Dijsktra doesn't work, even for finding cycles reachable from a given source. You can end up revisiting a vertex with a lower total cost without a negative-weight cycle.
e.g. the digraph
Dijkstra from A will first visit B with total cost 10, then find the path ACB with cost 5. Yet there is no negative cycle.
(If you start patching Dijkstra with relaxation etc, you end up with something essentially Bellman-Ford).
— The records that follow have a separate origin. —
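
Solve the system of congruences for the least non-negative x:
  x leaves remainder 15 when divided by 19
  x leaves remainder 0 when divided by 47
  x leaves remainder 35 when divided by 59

From x ≡ 15 (mod 19) write x = 15 + 19t. Substituting into x ≡ 0 (mod 47) gives 19t ≡ 32 (mod 47), and since 19⁻¹ ≡ 5 (mod 47), t ≡ 19. Hence x ≡ 15 + 19·19 = 376 (mod 893).
From x ≡ 376 (mod 893) write x = 376 + 893t. Substituting into x ≡ 35 (mod 59) gives 893t ≡ 13 (mod 59), and since 8⁻¹ ≡ 37 (mod 59), t ≡ 9. Hence x ≡ 376 + 893·9 = 8413 (mod 52687).

8413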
Posted: Mon Jun 02, 2003 7:33 pm
by Kuba12
Somehow I got AC for problem 558 (Wormholes) using Dijkstra algorithm. Do you think that inputs used to judge it are not difficult enough?[/cpp]
Posted: Fri Jun 06, 2003 8:59 pm
by makbet
My friend has also solved this problem using Dijkstra, which made me totally confused.
Maybe there's something in the problem description that we've missed?
Posted: Sat Jun 07, 2003 8:04 am
by Whinii F.
I also solved the problem Wormhole with Dijkstra. It's quite a few months ago (when I didn't know about Bellman-Ford) so I don't remember all the details but I think I did prove that the problem could be solved with Dijkstra.. I'm not much sure about it, anyway..
Posted: Sat Jun 07, 2003 8:51 am
by makbet
The algorithm which uses dijkstra works alright when you have
bi-directional edges. But in this problem the edges are directed. Maybe I'm still missing something?